Wientjes et al. [25] have shown that M e is larger across populations than within population. They have reported that estimates for M e were approximately 10 times larger across populations than within population [25]. The higher estimates for M e across populations can be explained by the fact that M e is dependent on the level of relatedness between individuals [7, 10]. When individuals are closely related, LD is strong and a lower number of informative markers is needed to explain the variation in QTL effects, indicating a small value for M e. However, it is known that there is an absence of closely related individuals across populations and individuals differ strongly in LD patterns [16, 21]. So more informative markers are needed to explain the variation in QTL effects and the value for M e is higher. Due to the higher value for M e across populations, it is more likely to have a number of QTL underlying a trait that is smaller than M e.

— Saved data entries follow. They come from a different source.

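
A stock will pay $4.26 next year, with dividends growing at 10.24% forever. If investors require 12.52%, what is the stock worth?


Formula: P = D1 / (r - g)
Spread: r - g = 0.1252 - 0.1024 = 0.0228
Substituting: P = $4.26 / 0.0228
P = $186.84

$186.84


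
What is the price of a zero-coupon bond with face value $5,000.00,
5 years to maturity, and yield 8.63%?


Formula: Price = FV / (1 + r)^n
Substituting: Price = $5,000.00 / (1 + 0.0863)^5
Discount factor: (1.0863)^5 = 1.512686
Price = $5,000.00 / 1.512686 = $3,305.38

$3,305.38


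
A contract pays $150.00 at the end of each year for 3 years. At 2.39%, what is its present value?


Formula: PV = PMT * (1 - (1+r)^(-n)) / r
Discount factor: (1 + 0.0239)^(-3) = 0.931595
Bracket: 1 - 0.931595 = 0.068405
PV = $150.00 * 0.068405 / 0.0239 = $429.32

$429.32


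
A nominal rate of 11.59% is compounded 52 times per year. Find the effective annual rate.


Formula: EAR = (1 + r/m)^m - 1
Period rate: r/m = 0.1159 / 52 = 0.002229
Compounding: (1 + 0.002229)^52 = 1.122739
EAR = 1.122739 - 1 = 0.122739

0.122739


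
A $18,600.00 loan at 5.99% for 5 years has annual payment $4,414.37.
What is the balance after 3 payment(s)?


Formula: Balance = PV*(1+r)^k - PMT*((1+r)^k - 1)/r
Growth: (1 + 0.0599)^3 = 1.190679
Accumulated factor: ((1+r)^k - 1)/r = 3.183288
Balance = $18,600.00 * 1.190679 - $4,414.37 * 3.183288
Balance = $8,094.42

$8,094.42


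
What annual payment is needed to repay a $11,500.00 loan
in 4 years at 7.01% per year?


Formula: PMT = PV * r / (1 - (1+r)^(-n))
Denominator: 1 - (1 + 0.0701)^(-4) = 0.23739
Numerator: $11,500.00 * 0.0701 = 806.15
PMT = 806.15 / 0.23739 = $3,395.89

$3,395.89


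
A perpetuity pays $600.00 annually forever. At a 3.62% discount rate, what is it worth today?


Formula: PV = C / r
Substituting: PV = $600.00 / 0.0362
PV = $16,574.59

$16,574.59


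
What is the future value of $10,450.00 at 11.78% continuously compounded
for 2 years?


Formula: FV = P * e^(r*t)
Exponent: r*t = 0.1178 * 2 = 0.2356
e^(0.2356) = 1.265668
FV = $10,450.00 * 1.265668 = $13,226.23

$13,226.23


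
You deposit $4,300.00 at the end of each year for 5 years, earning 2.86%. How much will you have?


Formula: FV = PMT * ((1+r)^n - 1) / r
Growth factor: (1 + 0.0286)^5 = 1.151417
Numerator: 1.151417 - 1 = 0.151417
FV = $4,300.00 * 0.151417 / 0.0286 = $22,765.48

$22,765.48


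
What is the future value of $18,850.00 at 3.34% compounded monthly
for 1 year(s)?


Formula: FV = P * (1 + r/m)^(m*t)
Period rate: r/m = 0.0334 / 12 = 0.002783
Total periods: m*t = 12 * 1 = 12
Growth factor: (1 + 0.002783)^12 = 1.033916
FV = $18,850.00 * 1.033916 = $19,489.32

$19,489.32


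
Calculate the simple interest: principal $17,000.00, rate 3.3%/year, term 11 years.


Formula: I = P * r * t
Substituting: I = $17,000.00 * 0.033 * 11
Step: I = $17,000.00 * 0.363
I = $6,171.00

$6,171.00


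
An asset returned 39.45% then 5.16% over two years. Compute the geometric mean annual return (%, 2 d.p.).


Formula: Geometric mean = ((1+r1)*(1+r2))^(1/2) - 1
Product: (1 + 0.3945) * (1 + 0.0516) = 1.3945 * 1.0516 = 1.466456
Square root: 1.466456^0.5 = 1.210973
Geometric mean = 1.210973 - 1 = 0.210973
As percentage: 21.10%

21.10%


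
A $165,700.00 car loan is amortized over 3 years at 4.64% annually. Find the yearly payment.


Formula: PMT = PV * r / (1 - (1+r)^(-n))
Denominator: 1 - (1 + 0.0464)^(-3) = 0.127216
Numerator: $165,700.00 * 0.0464 = 7688.48
PMT = 7688.48 / 0.127216 = $60,436.45

$60,436.45


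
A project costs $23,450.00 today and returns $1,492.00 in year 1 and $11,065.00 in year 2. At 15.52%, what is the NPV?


Formula: NPV = C0 + C1/(1+r) + C2/(1+r)^2
Discount C1: $1,492.00 / (1 + 0.1552) = $1,291.55
Discount C2: $11,065.00 / (1 + 0.1552)^2 = $8,291.58
NPV = -$23,450.00 + $1,291.55 + $8,291.58 = -$13,866.87

-$13,866.87


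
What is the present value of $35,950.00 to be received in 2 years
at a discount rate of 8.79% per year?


Formula: PV = FV / (1 + r)^n
Substituting: PV = $35,950.00 / (1 + 0.0879)^2
Discount factor: (1.0879)^2 = 1.183526
PV = $35,950.00 / 1.183526 = $30,375.33

$30,375.33


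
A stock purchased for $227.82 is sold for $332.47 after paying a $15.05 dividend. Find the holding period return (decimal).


Formula: HPR = (P1 - P0 + D) / P0
Gain: $332.47 - $227.82 + $15.05 = $119.70
HPR = $119.70 / $227.82 = 0.5254

0.5254


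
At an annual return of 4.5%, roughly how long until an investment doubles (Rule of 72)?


Formula: Years ≈ 72 / r
Substituting: Years ≈ 72 / 4.5
Years ≈ 16.0

16.0 years


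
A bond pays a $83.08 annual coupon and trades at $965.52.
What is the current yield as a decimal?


Formula: Current yield = annual coupon / price
Substituting: CY = $83.08 / $965.52
CY = 0.086047

0.086047


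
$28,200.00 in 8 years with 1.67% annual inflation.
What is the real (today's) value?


Formula: Real value = nominal / (1 + inflation)^years
Price level: (1 + 0.0167)^8 = 1.141675
Real value = $28,200.00 / 1.141675 = $24,700.54

$24,700.54


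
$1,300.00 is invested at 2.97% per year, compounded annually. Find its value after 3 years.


Formula: FV = P * (1 + r)^n
Substituting: FV = $1,300.00 * (1 + 0.0297)^3
Growth factor: (1.0297)^3 = 1.091772
FV = $1,300.00 * 1.091772 = $1,419.30

$1,419.30


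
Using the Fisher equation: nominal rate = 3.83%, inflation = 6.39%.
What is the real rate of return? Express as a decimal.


Formula: (1 + r_real) = (1 + r_nom) / (1 + inflation)
Substituting: (1 + r_real) = 1.0383 / 1.0639
(1 + r_real) = 0.975938
r_real = 0.975938 - 1 = -0.024062

-0.024062


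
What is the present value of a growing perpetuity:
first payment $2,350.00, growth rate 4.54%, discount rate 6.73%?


Formula: PV = C / (r - g)
Spread: r - g = 0.0673 - 0.0454 = 0.0219
Substituting: PV = $2,350.00 / 0.0219
PV = $107,305.94

$107,305.94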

A question that remains is; how many QTL are underlying the important traits for selection? In dairy cattle, it is well known that a large part of the genetic variation in fat content in milk is explained by one gene; DGAT1 (diacylglycerol O-acyltransferase 1) [42]. For this trait, it was already shown for within population genomic prediction that Bayesian variable selection models can obtain a higher accuracy compared to GBLUP [4]. Therefore, a substantial benefit of Bayesian variable selection models over GBLUP can be expected for this trait when across or multi population genomic prediction is applied, as is shown by Hayes et al. [22]. For most quantitative traits, a very small number of QTL with large effects has been found [43, 44]. This suggests that a large number of QTL with only small effects are underlying quantitative traits. For those traits, the accuracy of within population genomic prediction was about equal when using a Bayesian variable selection model compared to GBLUP [4, 45]. For across and multi population genomic prediction scenarios, however, higher accuracies were obtained using Bayesian variable selection models for at least some of the traits [12, 13, 22]. This shows that for at least a proportion of the quantitative traits, it can be advisable to use Bayesian variable selection models when across or multi population genomic prediction is applied. A disadvantage of Bayesian variable selection models is, however, its potentially larger computational requirements. Therefore, it might be good to carefully weigh the potential increase in accuracy against the larger requirements to decide on the best model for practical applications.

Conclusion

The accuracy of across population genomic prediction obtained by a Bayesian variable selection model is dependent on the number of QTL underlying the trait, with the highest accuracy when the number of QTL underlying the trait is small. When the number of QTL underlying the trait is increasing, the accuracy of genomic prediction obtained by a Bayesian variable selection model declines and eventually becomes equal to the accuracy obtained by GBLUP. The point where the accuracy obtained by Bayesian variable selection becomes equivalent to the accuracy obtained by GBLUP can be approximated by the number of independent chromosome segments (M e ). So, Bayesian variable selection models have an advantage over GBLUP when the number of QTL is smaller than M e . Across populations M e is larger than within populations, indicating that it is more likely to find a number of QTL underlying a trait smaller than M e across populations than within populations. Therefore, Bayesian variable selection models can improve the accuracy of across population genomic prediction compared to GBLUP for at least some traits that are influenced by a relatively small number of QTL.

Availability of supporting data

Data are available on the Dryad Digital Repository: doi:10.5061/dryad.rq80k.